In that night (Wendy's POV); chp 6

617 54 13
                                    

"Tidak ada teh?"

Namja tinggi besar itu mengobrak-abrik lemari dapur. Sibuk mencari apapun yang berlabel 'teh'

"Adanya teh celup, masih ada satu boks di lemari paling pojok dekat kulkas." Jawabku tanpa mengalihkan perhatianku dari laptop.

"Dimana?"

"Ya disitu, Dongwoon-ppa."

"Lagian nyetok kopi terus," Dongwoon-ppa mulai membuat tehnya. "Mana ini masih utuh, segelnya belum dibuka."

"Memang, itu juga dikasih dari Lee Ahjumma karena dia belanjanya kelebihan."

"Lee Ahjumma?"

"Tetangga depan rumah."

Dongwoon-ppa menganggung-angguk paham. "Teh aja donasi, miris banget hidupmu."

"Senggaknya aku masih punya."

Aku kembali memusatkan perhatianku ke komputerku, entah mengapa aku bisa mendapatkan ide untuk mengetik ceritaku saat ini padahal aku sudah kena writerblock seminggu ini.

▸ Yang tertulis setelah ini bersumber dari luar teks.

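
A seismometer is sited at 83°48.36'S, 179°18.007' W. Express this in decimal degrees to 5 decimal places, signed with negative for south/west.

-83.80600, -179.30012

Latitude: 83 + 48.36/60 = 83.806000
S → negative
Lon: 179 + 18.007/60 = 179.300117
W ⇒ negate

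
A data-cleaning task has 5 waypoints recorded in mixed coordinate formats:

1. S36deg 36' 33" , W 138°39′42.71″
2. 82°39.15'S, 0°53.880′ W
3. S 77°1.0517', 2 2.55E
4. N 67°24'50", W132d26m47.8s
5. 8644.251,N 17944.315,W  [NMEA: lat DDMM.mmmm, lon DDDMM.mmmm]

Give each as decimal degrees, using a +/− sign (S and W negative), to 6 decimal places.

Point 1:
  Lat: 36° + 36/60 + 33/3600 = 36 + 0.600000 + 0.009167 = 36.6091667
  S → negative
  λ: 39′ + 42.71″ = 39.71183′; 138 + 39.71183/60 = 138.6618639
  W → negative
Point 2:
  Lat: 82 + 39.15/60 = 82.6525000
  S → negative
  λ: 0 + 53.88/60 = 0.8980000
  W ⇒ negate
Point 3:
  φ: 77 + 1.0517/60 = 77.0175283
  S → negative
  Longitude: 2.55′ = 0.042500°; total 2.0425000
  E → positive
Point 4:
  Lat: 67° + 24/60 + 50/3600 = 67 + 0.400000 + 0.013889 = 67.4138889
  N → positive
  Longitude: 26′ + 47.8″ = 26.79667′; 132 + 26.79667/60 = 132.4466111
  W ⇒ negate
Point 5:
  Latitude: degrees = first 2 digits = 86, minutes = 44.251; 86 + 44.251/60 = 86.7375167
  N → positive
  Lon: degrees = first 3 digits = 179, minutes = 44.315; 179 + 44.315/60 = 179.7385833
  W ⇒ negate

1. -36.609167, -138.661864
2. -82.652500, -0.898000
3. -77.017528, 2.042500
4. 67.413889, -132.446611
5. 86.737517, -179.738583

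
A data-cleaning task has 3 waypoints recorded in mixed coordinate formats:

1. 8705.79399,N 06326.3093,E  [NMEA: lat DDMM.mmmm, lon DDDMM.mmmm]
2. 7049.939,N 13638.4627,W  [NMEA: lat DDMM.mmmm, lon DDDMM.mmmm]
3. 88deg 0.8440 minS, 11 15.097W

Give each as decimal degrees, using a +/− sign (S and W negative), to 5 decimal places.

1. 87.09657, 63.43849
2. 70.83232, -136.64105
3. -88.01407, -11.25162

Point 1:
  φ: degrees = first 2 digits = 87, minutes = 5.79399; 87 + 5.79399/60 = 87.096567
  N ⇒ keep positive
  λ: split at 3 digits → 063° and 26.3093′; 63 + 26.3093/60 = 63.438488
  E ⇒ keep positive
Point 2:
  Lat: degrees = first 2 digits = 70, minutes = 49.939; 70 + 49.939/60 = 70.832317
  N → positive
  Lon: degrees = first 3 digits = 136, minutes = 38.4627; 136 + 38.4627/60 = 136.641045
  hemisphere W, so the sign is −
Point 3:
  Latitude: 88 + 0.844/60 = 88.014067
  hemisphere S, so the sign is −
  Lon: 15.097′ = 0.251617°; total 11.251617
  W ⇒ negate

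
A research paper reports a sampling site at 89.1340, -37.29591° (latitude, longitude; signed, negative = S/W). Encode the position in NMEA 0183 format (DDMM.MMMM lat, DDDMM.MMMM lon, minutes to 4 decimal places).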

"Yang tadi itu pacarmu?" tanya Dongwoon-ppa, tangannya sibuk mengaduk-aduk gelas tehnya.

Jariku berhenti menyentuh keyboard. "Bukan, hanya teman sekolah."

Manusia tinggi itu nyengir konyol. "Habisnya kalian terlihat serasi, aku merasa seperti ayah yang melihat putrinya mendapatkan pendamping hidup yang pantas saat kalian mendatangiku."

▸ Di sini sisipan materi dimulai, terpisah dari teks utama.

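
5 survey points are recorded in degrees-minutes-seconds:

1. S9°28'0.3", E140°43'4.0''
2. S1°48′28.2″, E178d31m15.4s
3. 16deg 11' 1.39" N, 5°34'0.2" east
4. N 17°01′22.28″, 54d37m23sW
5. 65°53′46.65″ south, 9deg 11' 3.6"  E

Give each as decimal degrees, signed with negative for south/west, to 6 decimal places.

1. -9.466750, 140.717778
2. -1.807833, 178.520944
3. 16.183719, 5.566722
4. 17.022856, -54.623056
5. -65.896292, 9.184333

Point 1:
  φ: 9 + 28/60 + 0.3/3600 = 9.4667500
  S ⇒ negate
  λ: 140 + 43/60 + 4/3600 = 140.7177778
  E → positive
Point 2:
  Latitude: 48′ + 28.2″ = 48.47000′; 1 + 48.47000/60 = 1.8078333
  S → negative
  λ: 31′ + 15.4″ = 31.25667′; 178 + 31.25667/60 = 178.5209444
  E → positive
Point 3:
  φ: 11′ + 1.39″ = 11.02317′; 16 + 11.02317/60 = 16.1837194
  N ⇒ keep positive
  Longitude: 5° + 34/60 + 0.2/3600 = 5 + 0.566667 + 0.000056 = 5.5667222
  E ⇒ keep positive
Point 4:
  Latitude: 17 + 1/60 + 22.28/3600 = 17.0228556
  N → positive
  Longitude: 54° + 37/60 + 23/3600 = 54 + 0.616667 + 0.006389 = 54.6230556
  W → negative
Point 5:
  φ: 53′ + 46.65″ = 53.77750′; 65 + 53.77750/60 = 65.8962917
  S ⇒ negate
  Longitude: 11′ + 3.6″ = 11.06000′; 9 + 11.06000/60 = 9.1843333
  E → positive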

Sejam yang lalu, aku berhasil keluar dari apartemen Yeri dengan membuat janji dengan Joshua (ya sebetulnya aku sangat terpaksa dengan pernjanjian itu) dan Joshua mengantarku sampai ke depan apartemenku. Saat itu Dongwoon-ppa tengah diluar menunggu jadi dia pikir aku dan Joshua berpacaran. Dasar manusia bongsor, bisanya menilai dari penampilan.

Aku manyun, tiba-tiba semangatku untuk menulis telah menguap. "Hidupku saja belum benar, mana mau aku mempunyai pacar."

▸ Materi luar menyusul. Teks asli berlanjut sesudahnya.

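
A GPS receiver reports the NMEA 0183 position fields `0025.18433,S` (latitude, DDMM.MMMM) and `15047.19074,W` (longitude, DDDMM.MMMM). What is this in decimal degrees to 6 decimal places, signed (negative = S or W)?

-0.419739, -150.786512

Latitude: degrees = first 2 digits = 0, minutes = 25.18433; 0 + 25.18433/60 = 0.4197388
hemisphere S, so the sign is −
Longitude: degrees = first 3 digits = 150, minutes = 47.19074; 150 + 47.19074/60 = 150.7865123
W → negative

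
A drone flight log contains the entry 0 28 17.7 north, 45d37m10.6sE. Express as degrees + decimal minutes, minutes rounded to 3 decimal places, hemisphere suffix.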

Dia menyernyit "Maksudmu?"

"Maksudku, nilai-nilaiku masih jelek, kamarku masih berantakan, ceritaku banyak yang belum tamat, terkadang lupa makan siang dan selalu ketinggalan bis kalau mau sekolah. Mana bisa aku mempunyai pacar kalau hidupku masih seperti itu?"

Dongwoon-ppa tertawa kecil. "Itu semua tidak ada hubungannya dalam menjalin sebuah hubungan."

"Jelas ada. Aku tidak mau diatur orang, aku lebih suka mengatur orang. Aku harus memperbaiki hidupku dulu sebelun ada orang berlabel kekasihku yang seenaknya mengaturku."

"Bagaimana kamu mau punya pacar kalo seperti itu."

"Kan sudah kubilang, aku belum mau punya pacar."

Dongwoon-ppa menyerah, berdebat denganku sama aja menunggu angsa beranak. Tidak akan terjadi.

Dongwoon-ppa lalu mengganti topik pembicaraan "Sebelum kesini, Dambi-noona menelponku, dia bilang minggu depan nanti dia akan pulang."

Aku langsung memutar kursiku. "Iya? Serius? Jangan menipuku dengan trik murahanmu itu oppa."

Dia mengangguk. "Serius, aku berani jamin."

Aku menghela nafas, entah kenapa sekarang niat untuk menulisku hilang.

"Aku berani bertaruh kalau sekarang kamu lagi ada masalah berat." celetuk Dongwoon-ppa sebelum meneguk tehnya sampai habis.

"Memangnya wajahku sebegitu depresi?"

"Aku sepupumu, nyaris tiap bulan aku main kesini apalagi sikapmu biasanya blak-blakan. Jadi jika ada hal aneh sedikit aku akan langsung menyadarinya."